How Certificate Chains Work

The TLS Handshake with Certificate Chains

Client                                          Server
| |
|-------------- ClientHello ------------------->|
| |
|<------------- ServerHello --------------------|
|<------------- Certificate --------------------|
| [Server Cert] |
| [Intermediate CA Cert] |
|<------------- ServerHelloDone ----------------|
| |
| [Certificate Chain Validation] |
| 1. Build certificate path |
| 2. Verify each signature in chain |
| 3. Check trust anchor (Root CA) |
| 4. Check Certificate Validity ✓ |
| 5. Verify hostname |
| |
|-------------- ClientKeyExchange ------------->|
|-------------- ChangeCipherSpec -------------->|
|-------------- Finished ---------------------->|
| |
|<------------- ChangeCipherSpec ---------------|
|<------------- Finished -----------------------|
| |
|========== Encrypted Application Data =========|

Running the Example

1. Start the Server

To run the server, open a terminal and execute the following command:

sbt "zioHttpExample/runMain example.ssl.tls.intermediatecasigned.ServerApp"

Output:

Certificate Chain TLS Server starting on https://localhost:8443/
Endpoint:
- https://localhost:8443/hello : Basic hello endpoint

The server will send the following certificate chain during the SSL handshake:
1. Server Certificate (signed by Intermediate CA)
2. Intermediate CA Certificate (signed by Root CA)

Press Ctrl+C to stop...

2. Run the Client

To run the client, open a new terminal and execute:

sbt "zioHttpExample/runMain example.ssl.tls.intermediatecasigned.ClientApp"

Conclusion

Certificate chains with intermediate CAs provide essential security benefits by isolating risk and keeping root CAs offline. This approach is the industry standard used by major Certificate Authorities worldwide.

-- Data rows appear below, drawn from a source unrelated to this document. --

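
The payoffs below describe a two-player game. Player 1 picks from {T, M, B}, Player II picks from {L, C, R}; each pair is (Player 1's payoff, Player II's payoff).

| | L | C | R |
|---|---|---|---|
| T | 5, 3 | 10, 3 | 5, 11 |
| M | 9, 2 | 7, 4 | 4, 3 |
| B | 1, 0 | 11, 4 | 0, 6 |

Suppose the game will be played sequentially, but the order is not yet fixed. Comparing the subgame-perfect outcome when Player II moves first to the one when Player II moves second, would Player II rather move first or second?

first

If Player 1 leads: Player II's best replies are T→R, M→C, B→R; Player 1's induced payoffs 5, 7, 0; outcome (M, C), payoffs (7, 4).
If Player II leads: Player 1's best replies are L→M, C→B, R→T; Player II's induced payoffs 2, 4, 11; outcome (T, R), payoffs (5, 11).
Player II gets 11 moving first and 4 moving second, so Player II prefers to move first.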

Our ZIO HTTP implementation demonstrated how certificate chains work in practice: servers automatically present the complete chain during TLS handshake, while clients only need to trust the root CA. This delegation of trust creates a scalable and secure architecture. This foundation prepares you to build production-ready applications that meet enterprise security standards in modern distributed systems.